Income tax expenses were €0.81 million for 2011 compared to €0.40 million for 2010, an increase of €0.41 million or 100%. The increase is mainly due to new corporate tax legislation enacted in December 2011 by the Italian Parliament to raise funds for the country's deficit. The corporate tax reform established that net operating losses can be carried forward indefinitely, as opposed to five years, and can offset up to 80% of the taxable income establishing a minimum corporate tax rate of 5.5%. We accrued €0.30 million in such taxes in 2011.

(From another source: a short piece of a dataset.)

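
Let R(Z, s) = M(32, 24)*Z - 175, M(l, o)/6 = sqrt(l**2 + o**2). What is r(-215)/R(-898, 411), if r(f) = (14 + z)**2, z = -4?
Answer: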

Our net income was €2.71 million in 2011 compared to €4.08 million in 2010. The difference was primarily due to an increase in the volume of Defibrotide sold through the named-patient and cost recovery programs, offset by a decrease in our API sales and other income and revenues under the cost sharing agreement entered into with Sigma-Tau (including the ratable recognition of a portion of the up-front payment made by Sigma-Tau in connection with the amendment of its existing license and supply agreement with us). Also contributing to the variance was a decrease in research and development expenses and restructuring charges, offset by an increase in sales and marketing expenses associated with the establishment of a sales-force which was not present in 2010 as well as an increase in current income tax expenses as a consequence of the new corporate tax reform.

About VOD  

Veno-occlusive disease is a potentially life-threatening condition, which typically occurs as a significant complication of stem cell transplantation. Certain high-dose conditioning regimens used as part of stem cell transplantation can damage the lining cells of hepatic blood vessels and result in VOD, a blockage of the small veins in the liver that leads to liver failure and can result in significant dysfunction in other organs such as the kidneys and lungs (so-called severe VOD). Stem cell transplantation is a frequently used treatment modality following high-dose chemotherapy and radiation therapy for hematologic cancers and other conditions in both adults and children. At present, we are unaware of any approved agent for the treatment or prevention of VOD in the United States or the European Union.

About Gentium

Gentium S.p.A., located in Como, Italy, is a biopharmaceutical company focused on the development and manufacture of drugs to treat and prevent a variety of diseases and conditions, including vascular diseases related to cancer and cancer treatments. Defibrotide, the Company's lead product candidate, is an investigational drug that has been granted Orphan Drug status by the U.S. Food and Drug Administration (FDA) and Orphan Medicinal Product Designation by the European Medicines Agency, both to treat and to prevent VOD, as well as Fast Track Designation by the U.S. FDA to treat VOD.

Cautionary Note Regarding Forward-Looking Statements

This press release contains "forward-looking statements." In some cases, you can identify these statements by forward-looking words such as "may," "might," "will," "should," "expect," "plan," "anticipate," "believe," "estimate," "predict," "potential" or "continue," the negative of these terms and other comparable terminology. These statements are not historical facts but instead represent the Company's belief regarding future results, many of which, by their nature, are inherently uncertain and outside the Company's control. It is possible that actual results, including with respect to any financial forecast or the possibility of any future regulatory approval, may differ materially from those anticipated in these forward-looking statements. For a discussion of some of the risks and important factors that could affect future results, see the discussion in our Form 20-F filed with the Securities and Exchange Commission under the caption "Risk Factors."